Efficient Kernel Methods For Large Scale Classification
Abstract
Classification algorithms have been widely used in many application domains. Most of these domains deal with massive collection of data and hence demand classification algorithms that scale well with the size of the data sets involved. A classification algorithm is said to be scalable if there is no significant increase in time and space requirements for the algorithm (without compromising the generalization performance) when dealing with an increase in the training set size. Support Vector Machine (SVM) is one of the most celebrated kernel based classification methods used in Machine Learning. An SVM capable of handling large scale classification problems will definitely be an ideal candidate in many real world applications. The training process involved in SVM classifier is usually formulated as a Quadratic Programing(QP) problem. The existing solution strategies for this problem have an associated time and space complexity that is (at least) quadratic in the number of training points. This makes the SVM training very expensive even on classification problems having a few thousands of training examples.
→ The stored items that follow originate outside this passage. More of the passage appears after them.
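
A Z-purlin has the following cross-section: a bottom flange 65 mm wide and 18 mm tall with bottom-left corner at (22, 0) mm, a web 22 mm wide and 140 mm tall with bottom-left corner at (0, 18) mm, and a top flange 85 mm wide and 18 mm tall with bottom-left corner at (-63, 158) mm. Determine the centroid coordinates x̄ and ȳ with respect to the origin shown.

Part | A | x̄ᵢ | ȳᵢ | A·x̄ᵢ | A·ȳᵢ
bottom flange | 1170.00 | 54.50 | 9.00 | 63765.00 | 10530.00
web | 3080.00 | 11.00 | 88.00 | 33880.00 | 271040.00
top flange | 1530.00 | -20.50 | 167.00 | -31365.00 | 255510.00
Σ | 5780.00 |  |  | 66280.00 | 537080.00
x̄ = 66280.00 / 5780.00 = 11.47 mm
ȳ = 537080.00 / 5780.00 = 92.92 mm

x̄ = 11.47 mm, ȳ = 92.92 mm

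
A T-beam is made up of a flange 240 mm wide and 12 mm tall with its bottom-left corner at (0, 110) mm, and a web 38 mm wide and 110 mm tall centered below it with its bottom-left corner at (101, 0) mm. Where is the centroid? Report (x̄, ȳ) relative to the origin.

x̄ = 120.00 mm, ȳ = 79.88 mm

Part | A | x̄ᵢ | ȳᵢ | A·x̄ᵢ | A·ȳᵢ
web | 4180.00 | 120.00 | 55.00 | 501600.00 | 229900.00
flange | 2880.00 | 120.00 | 116.00 | 345600.00 | 334080.00
Σ | 7060.00 |  |  | 847200.00 | 563980.00
x̄ = 847200.00 / 7060.00 = 120.00 mm
ȳ = 563980.00 / 7060.00 = 79.88 mm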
This thesis addresses the scalability of the training algorithms involved in both two class and multiclass Support Vector Machines. Efficient training schemes reducing the space and time requirements of the SVM training process are proposed as possible solutions. The classification schemes discussed in the thesis for handling large scale two class classification problems are a) Two selective sampling based training schemes for scaling Non-linear SVM and b) Clustering based approaches for handling unbalanced data sets with Core Vector Machine. To handle large scale multicalss classification problems, the thesis proposes Multiclass Core Vector Machine (MCVM), a scalable SVM based multiclass classifier. In MVCM, the multiclass SVM problem is shown to be equivalent to a Minimum Enclosing Ball (MEB) problem and is then solved using a fast approximate MEB finding algorithm. Experimental studies were done with several large real world data sets such as IJCNN1 and Acoustic data sets from LIBSVM page, Extended USPS data set from CVM page and network intrusion detection data sets of DARPA, US Defense used in KDD 99 contest. From the empirical results it is observed that the proposed classification schemes achieve good generalization performance at low time and space requirements. Further, the scalability experiments done with large training data sets have demonstrated that the proposed schemes scale well. A novel soft clustering scheme called Rough Support Vector Clustering (RSVC) employing the idea of Soft Minimum Enclosing Ball Problem (SMEB) is another contribution discussed in this thesis. Experiments done with a synthetic data set and the real world data set namely IRIS, have shown that RSVC finds meaningful soft cluster abstractions.